The Politics of Faith and the Politics of Skepticism  -Part 1

by Elizabeth Campbell Corey


Elizabeth Campbell Corey is Assistant Professor of Politics in the Honors Program at Baylor University. More information is available at her department website. She is the author of Michael Oakeshott on Religion, Aesthetics, and Politics, 2006, Columbia: University of Missouri Press, from which the following excerpts are taken. This appears with permission and will be shown in two parts.

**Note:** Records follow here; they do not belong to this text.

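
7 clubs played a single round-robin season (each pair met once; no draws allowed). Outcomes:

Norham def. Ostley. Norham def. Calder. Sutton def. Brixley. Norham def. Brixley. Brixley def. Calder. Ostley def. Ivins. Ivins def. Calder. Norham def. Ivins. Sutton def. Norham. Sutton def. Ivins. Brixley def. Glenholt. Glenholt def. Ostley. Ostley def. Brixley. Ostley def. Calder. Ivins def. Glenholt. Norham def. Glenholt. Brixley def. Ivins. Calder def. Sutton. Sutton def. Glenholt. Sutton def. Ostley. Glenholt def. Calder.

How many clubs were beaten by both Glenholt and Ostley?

Glenholt beat: Calder, Ostley.
Ostley beat: Ivins, Calder, Brixley.
Both beat: Calder — 1.

1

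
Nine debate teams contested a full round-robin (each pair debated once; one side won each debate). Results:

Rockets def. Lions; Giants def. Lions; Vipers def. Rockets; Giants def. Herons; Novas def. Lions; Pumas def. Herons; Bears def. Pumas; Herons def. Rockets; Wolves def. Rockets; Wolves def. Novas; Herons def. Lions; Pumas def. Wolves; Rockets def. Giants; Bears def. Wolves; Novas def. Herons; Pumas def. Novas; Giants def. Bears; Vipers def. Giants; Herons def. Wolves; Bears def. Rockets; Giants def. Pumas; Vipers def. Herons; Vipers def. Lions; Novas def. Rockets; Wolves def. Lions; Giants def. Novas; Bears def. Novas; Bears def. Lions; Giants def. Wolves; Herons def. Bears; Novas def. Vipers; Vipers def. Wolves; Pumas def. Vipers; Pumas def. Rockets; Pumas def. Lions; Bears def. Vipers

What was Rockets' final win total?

2

Rockets' results: beat Giants, Lions; lost to Vipers, Herons, Novas, Bears, Wolves, Pumas.
That is 2 wins.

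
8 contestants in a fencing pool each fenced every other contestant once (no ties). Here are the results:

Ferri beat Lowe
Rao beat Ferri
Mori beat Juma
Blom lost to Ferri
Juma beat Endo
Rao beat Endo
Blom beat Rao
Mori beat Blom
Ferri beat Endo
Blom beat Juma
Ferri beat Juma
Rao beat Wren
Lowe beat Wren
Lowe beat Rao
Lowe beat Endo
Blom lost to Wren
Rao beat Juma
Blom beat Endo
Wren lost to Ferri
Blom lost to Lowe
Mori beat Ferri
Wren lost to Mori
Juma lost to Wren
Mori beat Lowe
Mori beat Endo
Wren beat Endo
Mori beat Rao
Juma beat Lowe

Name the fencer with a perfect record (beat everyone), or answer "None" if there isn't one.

Mori has 7 wins out of 7 opponents — a perfect record.

Mori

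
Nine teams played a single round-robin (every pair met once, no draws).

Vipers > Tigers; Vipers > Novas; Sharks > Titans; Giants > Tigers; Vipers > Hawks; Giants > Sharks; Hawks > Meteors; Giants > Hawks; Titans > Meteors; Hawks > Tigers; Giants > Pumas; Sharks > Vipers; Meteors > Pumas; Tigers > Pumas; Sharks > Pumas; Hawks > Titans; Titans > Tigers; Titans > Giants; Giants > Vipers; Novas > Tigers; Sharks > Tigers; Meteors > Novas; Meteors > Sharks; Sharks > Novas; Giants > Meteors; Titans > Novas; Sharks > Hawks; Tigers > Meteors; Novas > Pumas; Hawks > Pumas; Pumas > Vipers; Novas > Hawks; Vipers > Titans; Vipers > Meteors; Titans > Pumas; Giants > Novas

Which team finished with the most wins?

Giants

Win totals: Vipers 5, Hawks 4, Sharks 6, Giants 7, Titans 5, Pumas 1, Tigers 2, Novas 3, Meteors 3.
Giants leads with 7 wins (next highest: 6).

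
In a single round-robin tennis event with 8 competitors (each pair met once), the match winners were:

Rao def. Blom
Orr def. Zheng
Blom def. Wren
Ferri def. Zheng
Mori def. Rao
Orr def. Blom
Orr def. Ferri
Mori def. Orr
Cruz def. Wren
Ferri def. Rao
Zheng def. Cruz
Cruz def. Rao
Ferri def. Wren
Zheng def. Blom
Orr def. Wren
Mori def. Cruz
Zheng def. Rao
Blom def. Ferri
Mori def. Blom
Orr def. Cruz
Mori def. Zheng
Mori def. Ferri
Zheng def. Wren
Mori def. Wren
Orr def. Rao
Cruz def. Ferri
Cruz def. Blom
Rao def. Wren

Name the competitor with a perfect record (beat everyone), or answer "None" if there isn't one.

Mori has 7 wins out of 7 opponents — a perfect record.

Mori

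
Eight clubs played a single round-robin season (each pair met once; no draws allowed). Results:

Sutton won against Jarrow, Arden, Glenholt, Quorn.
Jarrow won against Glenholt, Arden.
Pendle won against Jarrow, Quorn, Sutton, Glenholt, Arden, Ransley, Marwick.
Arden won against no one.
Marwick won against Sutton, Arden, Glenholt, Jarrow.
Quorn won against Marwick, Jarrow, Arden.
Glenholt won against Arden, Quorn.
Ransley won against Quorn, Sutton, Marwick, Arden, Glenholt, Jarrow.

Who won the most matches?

Pendle

Win totals: Glenholt 2, Arden 0, Ransley 6, Quorn 3, Sutton 4, Jarrow 2, Pendle 7, Marwick 4.
Pendle leads with 7 wins (next highest: 6).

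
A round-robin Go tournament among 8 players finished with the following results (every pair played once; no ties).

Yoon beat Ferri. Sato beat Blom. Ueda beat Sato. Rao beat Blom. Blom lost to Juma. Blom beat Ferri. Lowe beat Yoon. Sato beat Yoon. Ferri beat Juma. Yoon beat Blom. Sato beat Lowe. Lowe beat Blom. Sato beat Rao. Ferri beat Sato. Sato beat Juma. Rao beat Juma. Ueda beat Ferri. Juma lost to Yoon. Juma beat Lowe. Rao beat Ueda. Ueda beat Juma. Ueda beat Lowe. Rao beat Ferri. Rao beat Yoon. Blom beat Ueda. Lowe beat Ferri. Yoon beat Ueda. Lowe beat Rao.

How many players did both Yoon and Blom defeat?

2

Yoon beat: Ueda, Blom, Juma, Ferri.
Blom beat: Ueda, Ferri.
Both beat: Ueda, Ferri — 2.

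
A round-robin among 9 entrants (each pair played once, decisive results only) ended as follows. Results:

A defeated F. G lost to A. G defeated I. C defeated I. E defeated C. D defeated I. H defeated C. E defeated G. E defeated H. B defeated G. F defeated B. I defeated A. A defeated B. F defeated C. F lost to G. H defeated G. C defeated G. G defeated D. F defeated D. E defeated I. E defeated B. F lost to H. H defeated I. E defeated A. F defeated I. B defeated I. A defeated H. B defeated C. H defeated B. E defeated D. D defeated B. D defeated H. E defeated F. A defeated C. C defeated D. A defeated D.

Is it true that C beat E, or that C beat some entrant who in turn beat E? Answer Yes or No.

C did not beat E directly.
C beat D, G, I, but each of them lost to E. No two-step path.

No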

[It is] in The Politics of Faith and the Politics of Scepticism (Brit. sp.) that we see the full extent of [Michael] Oakeshott's transposed Augustinianism and his religious objections to the Pelagian character of modern politics.The Politics of Faith and the Politics of Scepticism implicitly recalls Oakeshott's 1929 essay "Religion and the World," in which he presents a choice between "worldly" and "religious" ways of living. In the book he presents a similar pairing: faith and skepticism. Here, however, the two alternatives are not presented as styles of government that might be explicitly chosen by an individual or a society. Instead, Oake­shott calls them the "poles" of an activity (politics), an activity that may at times swing from one extreme to the other but generally ends up somewhere in between.

 

Faith and skepticism are thus necessarily "ideal" types and alternative visions of what politics might look like. Neither of these is a style of politics, per se, but rather, in Oakeshott's words, they are "logical opposites."12 In reality, politics partakes of each type, and neither can exist without the other. Faith and skepticism sprang up together over the past five hundred years as a result of specifically modern conditions that Oakeshott describes over the course of the work.